Lowell--great link; thanks.

Jocelyn--thanks for writing, I really appreciate it. And best of luck with your application to programs in philosophy. Losing your insurance is awful. It seems to me that unions should be sources of health insurance (maybe some are??). I really hope things turn around for you (and very much admire the fact that you have carpentry skills).


The west coast says that Teachers can act like part of collective bargaining agreement, even if they're not officially part of it:


Dude, apathy is the lubricant of capitalism. (Among other things). Don't stop believing blogging.


"apathy is the lubricant of capitalism."

It's a nice line, but I'm trying to think of what isn't the lubricant of capitalism. Sometimes I tell my students that "friendship" might stand as genuine oppositional thinking/acting/judging, but capitalism can deal with that, too, that is, it can thrive within the terms set by any social form or gluten.

So your charge to Jodi appears to be a nonsequitur: the command "Don't be apathetic because you're then a stooge, therefore, blog" doesn't make sense. The question should be instead: does Jodi's blogging have any political efficacy?

I think quite obviously it does not.
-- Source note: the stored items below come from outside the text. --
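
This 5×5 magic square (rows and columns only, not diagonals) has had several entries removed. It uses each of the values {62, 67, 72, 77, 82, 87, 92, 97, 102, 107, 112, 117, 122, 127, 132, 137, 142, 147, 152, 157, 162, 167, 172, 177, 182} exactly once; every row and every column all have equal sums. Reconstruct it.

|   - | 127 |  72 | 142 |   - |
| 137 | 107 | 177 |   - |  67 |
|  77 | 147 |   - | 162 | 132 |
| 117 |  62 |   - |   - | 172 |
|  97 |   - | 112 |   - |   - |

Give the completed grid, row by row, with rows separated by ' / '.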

But what then might make her blogging defensible? She is having a hard time justifying its continuation. Perhaps it filled a (psychological) niche that is now full. Perhaps she is writing so much elsewhere in a tone that she developed here that she doesn't need to be here anymore.

I have been thinking for a while about 'professionalization.' Perhaps Jodi's professional duties have so merged with her off-the-cuff stuff that, again, she doesn't need this forum. (It is for those without sufficient, other, inroads to the ears that matter, and she's got their ears now in a way she didn't before.) In this vein, a friend, a long time ago, said, "mostly these days I read professionally." We can see here a Weberian/Habermasian insight about the modernization process. Home-brew doesn't cut it. We've become glass. I mean to say: Jodi is becoming herself, with one voice, regardless of the audience (she doesn't need to reserve an "exploratory" voice for some audiences, this audience). This comes with age and power (or defeat).

Bob Allen

it is what we do without needing to do that is important-- for those of us in her audience who aren't academics, this blog has political efficacy galore, and to say it obviously doesn't reveals a class bias however unintentional. But this doesn;t mean Jodi shouldn't stop blogging, either, for whatever reason- not blogging doesnt make one a "stooge", obviously.
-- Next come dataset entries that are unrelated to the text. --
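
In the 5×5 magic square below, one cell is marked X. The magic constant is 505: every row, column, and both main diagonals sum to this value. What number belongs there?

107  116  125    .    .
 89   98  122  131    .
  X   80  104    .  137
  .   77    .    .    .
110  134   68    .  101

From row 2, 505 − (89 + 98 + 122 + 131) gives (2,5) = 65.
From row 5, 505 − (110 + 134 + 68 + 101) gives (5,4) = 92.
Column 3: 125 + 122 + 104 + 68 + ? = 505, so (4,3) = 86.
The remaining cell in main diagonal is (4,4) = 505 − 410 = 95.
Using anti-diagonal: 131 + 104 + 77 + 110 + ? → (1,5) = 505 − 422 = 83.
The remaining cell in row 1 is (1,4) = 505 − 431 = 74.
Using column 4: 74 + 131 + 95 + 92 + ? → (3,4) = 505 − 392 = 113.
Column 5: 83 + 65 + 137 + 101 + ? = 505, so (4,5) = 119.
Row 3 needs 505; the known cells sum to 434, so (3,1) = 71.

71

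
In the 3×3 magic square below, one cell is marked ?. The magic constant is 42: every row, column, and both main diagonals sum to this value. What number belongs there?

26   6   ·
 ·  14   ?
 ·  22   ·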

I have to say as another non-academic that Jodi's blog has had political efficacy for me as well. Unless one has a very narrow definition of "the political" what Jodi does here (among other things) is bridge the divide between academic theory and the current situation. My engagements with her and others at i cite have been an impetus for me to personally engage in politics in a way I would probably never have done otherwise. And as someone who would best be described as a traditional new deal liberal, Jodi's provocations have awoken me to more "leftist" views of our current politics. What ultimate efficacy this influence has in the larger society is hard to quantify - but it is a mistake to discount.

Bob Allen

Yes! Alain, thanks for fleshing out what I meant to say; I apologize to Joe for the "class bias " comment, it was a simplification.



I might as well confess to liking the blog, though my involvement in it is limited now -and likely in the future- to just reading it. Basically I don't think I know enough to comment on it -understanding the blog at times is hard enough for my non-academic brain.

But reading the blog is nice enough. It gives nice leftist insights into global and American politics. I also appreciate the fact that the blogs approach is profoundly psychological and isn't too afraid of pessimism. Frustratingly, most public political discussion seems to assume there are no really implicit dimensions in politics hidden to the public eye. Of course some implicit political phenomena like bribery or other illegal forms of corruption sometimes make it to the public discussion, but discussion on such things always seem to presuppose that the normal, smooth functioning of the (political) system is somehow unproblematic and that the criminal transgressions against the system are the problem. I get much more excited about analysis, that explores the underside of what is considered normal. I think the blog does rather well in this respect.

I doubt this blog has much political efficacy for me. I do think that exposure to this blog and to Zizek's thinking has somewhat soured my good faith towards the liberal leftist movement. Maybe this blog has made me more skeptical of capitalism in general.

Anyway, thank you for all your blogging so far, Jodi. I hope to read more from you in the future.


It's a very strange and disquieting time in the blogosphere. The speculative realists have made Badiou and Zizek look a little like they belong to another era. Perhaps the most disquieting was how quickly that happened. Almost within the space of a few months. To me it was really momentous, and made me realise how contingent our attachments are. I don't believe SZ and AB no longer have relevance, but I don't think it is possible to approach anything now as if SR hadn't happened. I just wonder about the politics that will arise from it. Perhaps that will be its biggest test.


Vesa--thanks for your comment (and for reading).

Aidan--that's a good point, if disquieting. Part of the weirdness for me is the fragmentation: previously, I felt a convergence/overlap/commonality in the Badiou/Zizek discussions I encountered in f2f and academic settings with the discussions in the blogosphere. It was rare that I would encounter folks in theory or media spheres without some kind of interest or investment in discussions around Badiou, Zizek, Ranciere, or Agamben. But none of this seems at all current or intense or like it matters on the blogs now. What matters is the SR debate. Yet, I don't find that a lot in f2f/academic circles yet. A qualification: folks have been talking about Latour for a while. And, more and more folks are aware of Meillassoux. But there is still a gap that the SR discussion hasn't crossed. And the weird thing is that you remain completely right that this gap in no way means that those of us aware of the discussion can simply ignore it (which I confess to have been doing but now feel like I need to catch up with...)


Sometimes catching up seems so endless! I'll be very interested to see what you make of it.


Jodi: your blog is great as everyone says. I forget about it for a while but then when I have to write something about democracy or I am thinking about Zizek or just for some reason because your name pops up in my mind, I come back. And it is always worthwhile.

I don't agree that other technologies like Facebook are totally useless (though if anything called for being brought into public ownership it is FB). However the blog is still very worthwhile. And when it ceases to be this is because there will be a technology that is better. And there is not at this time.



...great post...great comments...great blog


hi Jodi,

I can totally relate. One way I've dealt with similar sorts of feelings has been to start paying attention to groups and attempts I'd previously dismissed or been bored by, like Solidarity for example -

or ZNet -


I mean this respectfully, but from reading your blog I wonder if you might not find engaging with this sort of project would provide some satisfaction of a sort that your post says you lack (ugh that's a torturous sentence, sorry). I suspect you wouldn't find engaging with that kind of stuff as intellectually exciting as some other work, but might find it worthwhile in other ways.